Toutefois, outre qu’elle ne démontre pas l’avoir informé des démarches à suivre pour y parvenir, il n’est même pas démontré que monsieur [J] y était effectivement éligible, étant remarqué que dans le cadre de la présente instance il n’est pas bénéficiaire de cette aide.
Il est dans ces conditions suffisamment démontré que madame [D] n’a pas satisfait aux obligations de conseil et de diligence qui lui incombait en tant qu’avocate chargée de la défense des intérêts de monsieur [J].
Il convient dès lors, pour déterminer le préjudice subi, d’analyser quelles auraient été les chances de succès d’une action en nullité de la vente, que ce soit pour vices cachés ou défaut de délivrance conforme.
Il a été vu ci-dessus que le procès verbal de contrôle technique du 22 juin 2018 a révélé trois défauts mineurs consistant en une usure légère des disques de frein avant, un ripage excessif et une usure anormale des pneumatiques avant. Ces défauts, selon ce même document, ne nécessitaient pas de contre-visite, ce qui signifie que le véhicule pouvait être mis en circulation sans danger.
La lettre de madame [D] du 28 juin 2018 fait encore état d’autres défauts d’ordre esthétique, qui n’étaient pas non plus de nature à rendre le véhicule impropre à son usage.
Dans ces conditions la perte de chance d’obtenir l’annulation de la vente n’excède pas 10 %. En cas de succès d’une telle action monsieur [J] aurait obtenu la restitution du prix payé et l’indemnisation des frais annexes, dont les cotisations d’assurance dès lors qu’en raison de l’effet rétroactif d’une annulation le véhicule aurait été censé ne jamais lui avoir appartenu.

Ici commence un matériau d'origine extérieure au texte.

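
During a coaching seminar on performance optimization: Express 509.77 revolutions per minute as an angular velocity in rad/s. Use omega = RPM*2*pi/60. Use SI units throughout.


omega = RPM * 2 * pi / 60
omega = 509.77 * 2 * 3.14159 / 60
omega = 3202.9794 / 60 = 53.383 rad/s

53.383 rad/s


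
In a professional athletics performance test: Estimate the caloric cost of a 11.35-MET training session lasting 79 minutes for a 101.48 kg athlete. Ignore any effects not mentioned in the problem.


kcal = MET * mass * time_hr
Convert time: 79 min = 1.3167 hr
kcal = 11.35 * 101.48 * 1.3167
kcal = 1516.534 kcal

1516.534 kcal


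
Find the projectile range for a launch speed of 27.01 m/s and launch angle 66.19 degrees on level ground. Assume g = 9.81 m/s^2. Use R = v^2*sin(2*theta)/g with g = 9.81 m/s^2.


R = v^2 * sin(2*theta) / g
Convert angle to radians: theta = 66.19 deg = 1.1552 rad
sin(2*theta) = sin(2.3105) = 0.7387
R = 27.01^2 * 0.7387 / 9.81
R = 729.5401 * 0.7387 / 9.81 = 54.9342 m

54.9342 m


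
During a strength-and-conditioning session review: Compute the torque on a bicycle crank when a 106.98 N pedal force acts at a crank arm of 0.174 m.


tau = F * d
tau = 106.98 * 0.174
tau = 18.6145 N*m

18.6145 N*m


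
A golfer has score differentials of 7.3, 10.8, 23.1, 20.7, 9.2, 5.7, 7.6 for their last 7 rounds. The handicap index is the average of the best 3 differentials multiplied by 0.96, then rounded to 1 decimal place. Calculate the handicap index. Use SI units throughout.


All differentials: 7.3, 10.8, 23.1, 20.7, 9.2, 5.7, 7.6
Sorted: 5.7, 7.3, 7.6, 9.2, 10.8, 20.7, 23.1
Best 3: 5.7, 7.3, 7.6
Average of best = 20.6 / 3 = 6.8667
Raw index = 6.8667 * 0.96 = 6.592
Handicap index = round(6.592, 1) = 6.6

6.6


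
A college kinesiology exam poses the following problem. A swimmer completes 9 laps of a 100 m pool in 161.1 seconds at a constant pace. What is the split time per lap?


Split time = total_time / n_laps = 161.1 / 9
Split time = 17.9 s per lap

17.9 s


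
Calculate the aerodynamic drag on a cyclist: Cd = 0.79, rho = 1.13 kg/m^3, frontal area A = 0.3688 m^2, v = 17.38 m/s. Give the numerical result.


Fd = 0.5 * Cd * rho * A * v^2
Fd = 0.5 * 0.79 * 1.13 * 0.3688 * 17.38^2
v^2 = 302.0644
Fd = 0.5 * 0.79 * 1.13 * 0.3688 * 302.0644 = 49.724 N

49.724 N


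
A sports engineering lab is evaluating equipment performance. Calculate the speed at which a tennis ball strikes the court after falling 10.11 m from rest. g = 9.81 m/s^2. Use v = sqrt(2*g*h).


v = sqrt(2 * g * h)
v = sqrt(2 * 9.81 * 10.11)
v = sqrt(198.3582) = 14.084 m/s

14.084 m/s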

Il convient en conséquence de condamner madame [D] à payer à monsieur [J] une somme égale à 10 % du prix de vente et des cotisations d’assurance, soit, selon les justificatifs produits aux débats, (11.106,50 + 5.398,20) x 10 % = 1.650,47 €.
Les frais de location d’un garage, de transport urbain et de billet d’avion vers le Maroc ne sauraient pour leur part donner lieu à indemnisation. En effet ils résultent soit de choix personnels de monsieur [J] sans lien avec la vente, soit ne sont pas directement liés à la vente dès lors qu’il n’est pas justifié de la nécessité absolue de conserver le véhicule dans un garage au lieu de le laisser sur la voie publique.

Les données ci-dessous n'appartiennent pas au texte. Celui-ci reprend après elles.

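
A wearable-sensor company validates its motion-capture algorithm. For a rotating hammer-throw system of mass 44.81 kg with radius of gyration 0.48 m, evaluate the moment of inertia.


I = m * k^2
I = 44.81 * 0.48^2
I = 44.81 * 0.2304 = 10.3242 kg*m^2

10.3242 kg*m^2


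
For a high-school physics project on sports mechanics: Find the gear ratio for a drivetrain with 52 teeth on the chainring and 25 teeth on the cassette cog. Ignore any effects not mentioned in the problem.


GR = front_teeth / rear_teeth
GR = 52 / 25
GR = 2.08

2.08


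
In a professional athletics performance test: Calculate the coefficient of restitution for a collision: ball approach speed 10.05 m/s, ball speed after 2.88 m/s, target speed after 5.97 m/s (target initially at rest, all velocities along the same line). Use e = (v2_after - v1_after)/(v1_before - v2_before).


e = (v2_after - v1_after) / (v1_before - v2_before)
Numerator = 5.97 - 2.88 = 3.09
Denominator = 10.05 - 0 = 10.05
e = 3.09 / 10.05 = 0.3075

0.3075


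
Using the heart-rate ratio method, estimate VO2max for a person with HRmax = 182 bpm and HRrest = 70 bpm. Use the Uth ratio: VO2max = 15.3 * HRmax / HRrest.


VO2max = 15.3 * HRmax / HRrest
VO2max = 15.3 * 182 / 70
VO2max = 2784.6 / 70 = 39.78 mL/kg/min

39.78 mL/kg/min


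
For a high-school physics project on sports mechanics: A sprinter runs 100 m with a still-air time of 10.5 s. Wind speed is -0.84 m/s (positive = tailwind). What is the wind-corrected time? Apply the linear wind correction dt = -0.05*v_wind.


dt = -0.05 * v_wind = -0.05 * -0.84 = 0.042 s
t_corrected = t_still + dt = 10.5 + (0.042)
t_corrected = 10.542 s

10.542 s


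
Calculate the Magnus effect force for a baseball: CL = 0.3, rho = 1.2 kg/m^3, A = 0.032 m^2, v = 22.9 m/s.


FM = 0.5 * CL * rho * A * v^2
FM = 0.5 * 0.3 * 1.2 * 0.032 * 22.9^2
v^2 = 524.41
FM = 0.5 * 0.3 * 1.2 * 0.032 * 524.41 = 3.0206 N

3.0206 N


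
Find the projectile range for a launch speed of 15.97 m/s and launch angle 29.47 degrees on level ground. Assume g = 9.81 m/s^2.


R = v^2 * sin(2*theta) / g
Convert angle to radians: theta = 29.47 deg = 0.5143 rad
sin(2*theta) = sin(1.0287) = 0.8566
R = 15.97^2 * 0.8566 / 9.81
R = 255.0409 * 0.8566 / 9.81 = 22.2706 m

22.2706 m


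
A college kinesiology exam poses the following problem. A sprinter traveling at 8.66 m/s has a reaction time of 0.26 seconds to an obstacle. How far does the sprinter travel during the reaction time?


d = v * t
d = 8.66 * 0.26
d = 2.2516 m

2.2516 m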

Monsieur [J] justifie en outre d’un préjudice moral, lié aux tracas et à l’inquiétude de ne pas voir sa cause avancer pendant plusieurs années, causés par la négligence de son avocate portant dûment relancée. Il lui sera alloué de ce chef une somme de 3.000 € de dommages et intérêts.
Conformément à l’article 1231-7 du code civil les sommes allouées ci-dessus produiront intérêts au taux légal à compter du présent jugement.
Madame [D], qui succombe à l’instance, en supportera les dépens.
Il est rappelé que le présent jugement est exécutoire de plein droit par provision, sans qu’il soit besoin de l’ordonner par une disposition spéciale.
PAR CES MOTIFS :
Le tribunal, statuant par jugement contradictoire et en premier ressort :
Condamne madame [V] [D] à payer à monsieur [F] [J] la somme de 4.650,47 € de dommages et intérêts, avec intérêts au taux légal à compter du présent jugement ;
Condamne madame [V] [D] aux dépens.
AINSI JUGÉ, PRONONCÉ ET MIS À DISPOSITION AU GREFFE DE LA PREMIÈRE CHAMBRE CIVILE DU TRIBUNAL JUDICIAIRE DE MARSEILLE LE SIX FÉVRIER DEUX MILLE VINGT CINQ.